We wanted a way to share our knowledge—and our customers’ knowledge—and so we’re doing two things. The first is the Subscribed Institute, which is a membership organization of the best companies in the world that are trying to figure out the subscription-based business model. 

The second thing we’ve done is create the Subscribed Strategy Group, run by Amy Konary, which creates more tailored solutions to help our customers make better decisions. 

What are you most excited about coming out of Zuora in the year ahead?

We’re really focused on the subscriber experience because it’s so critical to a subscription company’s success. It used to be that a company would invest in making their retail space—or even their online store—a great shopping experience. But now, companies are having to make the day-to-day experience of using a service special. We feel it when we use Netflix; we feel it when we use Instacart. Because we manage so much of that experience—taking the orders, sending out the invoices, doing the collections of the payments, automating some of the back office functions like revenue recognition—it’s really important.

We’re now seeing that we have an opportunity to take our capabilities and continue to help companies own and optimize more and more of that overall subscriber experience. It could be helping their customers get more use out of the product or enhancing renewals or finding different ways to bring new customers in. We want to take a greater role in helping companies design a great subscriber experience that goes beyond just billing, collections, and revenue recognition. 

How do you see Zuora’s future in terms of growth in the coming years and what will that mean for Zuora’s  current customers?

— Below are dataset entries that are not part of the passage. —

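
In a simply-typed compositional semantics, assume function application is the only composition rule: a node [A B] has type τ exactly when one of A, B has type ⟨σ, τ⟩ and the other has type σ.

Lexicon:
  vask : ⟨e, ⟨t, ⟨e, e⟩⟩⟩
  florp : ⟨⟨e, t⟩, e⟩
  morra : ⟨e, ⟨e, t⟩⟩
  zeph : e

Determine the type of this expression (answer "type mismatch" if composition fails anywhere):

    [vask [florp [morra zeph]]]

At [morra zeph], morra : ⟨e, ⟨e, t⟩⟩ takes zeph : e, giving ⟨e, t⟩.
At [florp [morra zeph]], florp : ⟨⟨e, t⟩, e⟩ takes [morra zeph] : ⟨e, t⟩, giving e.
At [vask [florp [morra zeph]]], vask : ⟨e, ⟨t, ⟨e, e⟩⟩⟩ takes [florp [morra zeph]] : e, giving ⟨t, ⟨e, e⟩⟩.

⟨t, ⟨e, e⟩⟩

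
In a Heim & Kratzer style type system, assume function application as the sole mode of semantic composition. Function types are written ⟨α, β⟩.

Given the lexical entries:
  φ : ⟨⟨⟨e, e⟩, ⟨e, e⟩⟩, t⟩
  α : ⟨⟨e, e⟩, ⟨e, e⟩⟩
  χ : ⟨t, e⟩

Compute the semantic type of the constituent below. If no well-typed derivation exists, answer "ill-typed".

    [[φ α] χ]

[φ α]: functor φ : ⟨⟨⟨e, e⟩, ⟨e, e⟩⟩, t⟩, argument α : ⟨⟨e, e⟩, ⟨e, e⟩⟩; result t.
[[φ α] χ]: functor χ : ⟨t, e⟩, argument [φ α] : t; result e.

e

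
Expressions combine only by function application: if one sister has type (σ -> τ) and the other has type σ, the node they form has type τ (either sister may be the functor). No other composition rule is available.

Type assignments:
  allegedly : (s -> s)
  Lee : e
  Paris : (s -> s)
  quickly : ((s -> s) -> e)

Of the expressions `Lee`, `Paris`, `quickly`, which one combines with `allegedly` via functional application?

Lee : e — allegedly needs s; Lee needs nothing (atomic); neither fits.
Paris : (s -> s) — allegedly needs s; Paris needs s; neither fits.
quickly — combines: quickly : ((s -> s) -> e) takes allegedly : (s -> s) as argument, giving e.

quickly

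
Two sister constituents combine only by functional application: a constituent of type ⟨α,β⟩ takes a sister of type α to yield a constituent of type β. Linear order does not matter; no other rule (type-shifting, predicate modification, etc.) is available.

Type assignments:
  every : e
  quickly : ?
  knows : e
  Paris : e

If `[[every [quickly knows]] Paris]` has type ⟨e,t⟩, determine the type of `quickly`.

[[every [quickly knows]] Paris] is required to be ⟨e,t⟩. Paris : e cannot yield ⟨e,t⟩ as functor, so [every [quickly knows]] : ⟨e,⟨e,t⟩⟩.
[every [quickly knows]] is required to be ⟨e,⟨e,t⟩⟩. every : e cannot yield ⟨e,⟨e,t⟩⟩ as functor, so [quickly knows] : ⟨e,⟨e,⟨e,t⟩⟩⟩.
[quickly knows] is required to be ⟨e,⟨e,⟨e,t⟩⟩⟩. knows : e cannot yield ⟨e,⟨e,⟨e,t⟩⟩⟩ as functor, so quickly : ⟨e,⟨e,⟨e,⟨e,t⟩⟩⟩⟩.

⟨e,⟨e,⟨e,⟨e,t⟩⟩⟩⟩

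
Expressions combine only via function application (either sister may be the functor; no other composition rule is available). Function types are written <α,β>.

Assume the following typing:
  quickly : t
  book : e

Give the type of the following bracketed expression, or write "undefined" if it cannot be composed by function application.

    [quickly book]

undefined

[quickly book]: t and e cannot combine by function application — type clash.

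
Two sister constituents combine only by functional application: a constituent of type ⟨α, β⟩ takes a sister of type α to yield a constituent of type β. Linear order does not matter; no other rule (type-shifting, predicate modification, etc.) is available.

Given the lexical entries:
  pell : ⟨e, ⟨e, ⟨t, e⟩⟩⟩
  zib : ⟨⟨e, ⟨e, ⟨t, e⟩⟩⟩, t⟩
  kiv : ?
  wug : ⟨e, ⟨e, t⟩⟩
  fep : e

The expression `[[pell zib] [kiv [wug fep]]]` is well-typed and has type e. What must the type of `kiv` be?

[[pell zib] [kiv [wug fep]]] is required to be e. [pell zib] : t cannot yield e as functor, so [kiv [wug fep]] : ⟨t, e⟩.
[kiv [wug fep]] is required to be ⟨t, e⟩. [wug fep] : ⟨e, t⟩ cannot yield ⟨t, e⟩ as functor, so kiv : ⟨⟨e, t⟩, ⟨t, e⟩⟩.

⟨⟨e, t⟩, ⟨t, e⟩⟩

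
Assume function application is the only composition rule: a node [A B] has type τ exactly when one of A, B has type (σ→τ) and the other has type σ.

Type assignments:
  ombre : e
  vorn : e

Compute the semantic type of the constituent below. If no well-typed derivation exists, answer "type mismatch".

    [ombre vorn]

type mismatch

[ombre vorn]: e and e cannot combine by function application — type clash.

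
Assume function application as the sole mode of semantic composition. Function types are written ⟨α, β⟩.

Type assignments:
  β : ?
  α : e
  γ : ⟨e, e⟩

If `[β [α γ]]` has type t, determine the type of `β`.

⟨e, t⟩

[β [α γ]] must have type t. The sister [α γ] has type e; that is not a function onto t, so β must be the functor, of type ⟨e, t⟩.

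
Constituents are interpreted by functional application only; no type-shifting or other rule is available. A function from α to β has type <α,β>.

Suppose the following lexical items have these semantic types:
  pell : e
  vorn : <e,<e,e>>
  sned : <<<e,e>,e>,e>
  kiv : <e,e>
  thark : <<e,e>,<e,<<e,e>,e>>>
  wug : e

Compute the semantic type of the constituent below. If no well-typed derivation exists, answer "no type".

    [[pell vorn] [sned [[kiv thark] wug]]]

[pell vorn] — vorn of type <e,<e,e>> combines with pell of type e: type <e,e>.
[kiv thark] — thark of type <<e,e>,<e,<<e,e>,e>>> combines with kiv of type <e,e>: type <e,<<e,e>,e>>.
[[kiv thark] wug] — [kiv thark] of type <e,<<e,e>,e>> combines with wug of type e: type <<e,e>,e>.
[sned [[kiv thark] wug]] — sned of type <<<e,e>,e>,e> combines with [[kiv thark] wug] of type <<e,e>,e>: type e.
[[pell vorn] [sned [[kiv thark] wug]]] — [pell vorn] of type <e,e> combines with [sned [[kiv thark] wug]] of type e: type e.

e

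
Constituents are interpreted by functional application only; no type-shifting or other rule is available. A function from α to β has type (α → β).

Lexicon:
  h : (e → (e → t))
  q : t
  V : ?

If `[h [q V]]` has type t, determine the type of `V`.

(t → ((e → (e → t)) → t))

[h [q V]] must have type t. The sister h has type (e → (e → t)); that is not a function onto t, so [q V] must be the functor, of type ((e → (e → t)) → t).
[q V] must have type ((e → (e → t)) → t). The sister q has type t; that is not a function onto ((e → (e → t)) → t), so V must be the functor, of type (t → ((e → (e → t)) → t)).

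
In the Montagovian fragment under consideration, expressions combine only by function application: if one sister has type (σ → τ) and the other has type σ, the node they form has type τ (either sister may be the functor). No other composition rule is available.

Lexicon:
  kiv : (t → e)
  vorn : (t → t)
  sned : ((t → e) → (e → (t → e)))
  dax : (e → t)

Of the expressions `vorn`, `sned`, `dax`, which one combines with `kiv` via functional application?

sned

vorn : (t → t) — neither side's domain matches the other.
sned — combines: sned : ((t → e) → (e → (t → e))) takes kiv : (t → e) as argument, giving (e → (t → e)).
dax : (e → t) — neither side's domain matches the other.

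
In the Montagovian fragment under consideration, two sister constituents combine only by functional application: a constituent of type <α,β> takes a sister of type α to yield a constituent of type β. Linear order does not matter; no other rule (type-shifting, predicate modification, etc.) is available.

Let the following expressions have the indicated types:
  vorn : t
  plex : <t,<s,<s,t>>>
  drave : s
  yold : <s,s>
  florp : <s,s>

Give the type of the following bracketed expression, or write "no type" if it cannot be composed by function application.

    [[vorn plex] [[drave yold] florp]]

At [vorn plex], plex : <t,<s,<s,t>>> takes vorn : t, giving <s,<s,t>>.
At [drave yold], yold : <s,s> takes drave : s, giving s.
At [[drave yold] florp], florp : <s,s> takes [drave yold] : s, giving s.
At [[vorn plex] [[drave yold] florp]], [vorn plex] : <s,<s,t>> takes [[drave yold] florp] : s, giving <s,t>.

<s,t>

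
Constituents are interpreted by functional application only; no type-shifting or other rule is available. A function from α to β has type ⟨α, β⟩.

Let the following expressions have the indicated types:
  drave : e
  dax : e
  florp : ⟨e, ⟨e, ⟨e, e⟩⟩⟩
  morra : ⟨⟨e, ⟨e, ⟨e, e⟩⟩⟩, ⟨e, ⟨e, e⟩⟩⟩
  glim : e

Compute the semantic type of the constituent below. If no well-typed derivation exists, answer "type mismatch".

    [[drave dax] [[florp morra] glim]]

[drave dax]: e with e — neither is a function whose domain matches the other; composition fails here.

type mismatch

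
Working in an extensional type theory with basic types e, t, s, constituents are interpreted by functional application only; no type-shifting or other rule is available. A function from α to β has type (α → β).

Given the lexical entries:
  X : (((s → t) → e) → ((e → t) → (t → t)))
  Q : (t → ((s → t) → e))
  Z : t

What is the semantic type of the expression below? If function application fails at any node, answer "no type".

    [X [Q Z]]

[Q Z] — Q of type (t → ((s → t) → e)) combines with Z of type t: type ((s → t) → e).
[X [Q Z]] — X of type (((s → t) → e) → ((e → t) → (t → t))) combines with [Q Z] of type ((s → t) → e): type ((e → t) → (t → t)).

((e → t) → (t → t))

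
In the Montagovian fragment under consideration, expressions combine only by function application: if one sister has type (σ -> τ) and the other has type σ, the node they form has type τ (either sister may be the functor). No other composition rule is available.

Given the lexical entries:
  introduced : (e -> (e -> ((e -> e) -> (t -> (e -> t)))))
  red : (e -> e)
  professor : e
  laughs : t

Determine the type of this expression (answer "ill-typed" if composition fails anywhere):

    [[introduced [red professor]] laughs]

[red professor]: functor red : (e -> e), argument professor : e; result e.
[introduced [red professor]]: functor introduced : (e -> (e -> ((e -> e) -> (t -> (e -> t))))), argument [red professor] : e; result (e -> ((e -> e) -> (t -> (e -> t)))).
[[introduced [red professor]] laughs]: (e -> ((e -> e) -> (t -> (e -> t)))) with t — neither is a function whose domain matches the other; composition fails here.

ill-typed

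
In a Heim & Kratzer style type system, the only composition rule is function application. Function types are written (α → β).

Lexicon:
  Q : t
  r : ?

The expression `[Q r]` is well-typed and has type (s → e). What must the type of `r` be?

[Q r] must have type (s → e). The sister Q has type t; that is not a function onto (s → e), so r must be the functor, of type (t → (s → e)).

(t → (s → e))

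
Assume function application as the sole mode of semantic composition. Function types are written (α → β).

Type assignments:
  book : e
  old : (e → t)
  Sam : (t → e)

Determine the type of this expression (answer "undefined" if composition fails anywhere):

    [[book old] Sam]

[book old]: functor old : (e → t), argument book : e; result t.
[[book old] Sam]: functor Sam : (t → e), argument [book old] : t; result e.

e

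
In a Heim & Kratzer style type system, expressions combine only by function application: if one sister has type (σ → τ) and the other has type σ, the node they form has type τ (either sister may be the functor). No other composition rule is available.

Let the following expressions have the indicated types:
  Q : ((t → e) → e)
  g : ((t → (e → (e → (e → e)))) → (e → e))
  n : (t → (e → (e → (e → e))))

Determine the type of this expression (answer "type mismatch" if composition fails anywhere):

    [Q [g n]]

type mismatch

[g n] — g of type ((t → (e → (e → (e → e)))) → (e → e)) combines with n of type (t → (e → (e → (e → e)))): type (e → e).
At [Q [g n]]: neither ((t → e) → e) nor (e → e) can take the other as argument; the node is ill-typed.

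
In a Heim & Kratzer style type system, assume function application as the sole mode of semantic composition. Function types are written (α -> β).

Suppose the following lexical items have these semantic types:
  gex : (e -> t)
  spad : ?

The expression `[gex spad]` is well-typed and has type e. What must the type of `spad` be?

[gex spad] must have type e. The sister gex has type (e -> t); that is not a function onto e, so spad must be the functor, of type ((e -> t) -> e).

((e -> t) -> e)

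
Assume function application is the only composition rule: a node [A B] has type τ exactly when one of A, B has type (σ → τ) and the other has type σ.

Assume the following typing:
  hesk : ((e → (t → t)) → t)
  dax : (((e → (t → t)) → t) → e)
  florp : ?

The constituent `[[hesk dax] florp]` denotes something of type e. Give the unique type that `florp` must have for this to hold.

At [[hesk dax] florp] (required: e): [hesk dax] is e, which is not a function with range e; hence florp is the functor — type (e → e).

(e → e)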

We have one vision, which is The World Subscribed. We believe that a world driven by the Subscription Economy is simply a better world: better for customers, better for vendors and service providers, better for the economy, and better for the world because it’s a more sustainable business model. Our growth is really predicated on the growth of the Subscription Economy, and the last year of growth was pretty amazing. Look at Zoom, Hubspot, or Clear—we’re seeing the Subscription Economy explode. This is the direction people are headed.

So we’re really investing with the expectation that these trends will continue. We’re investing in scalability and in performance and technology infrastructure. But we’re also investing in concepts like the Journey to Usership and in our Customer Day event to help us keep up with the growth of the subscription economy.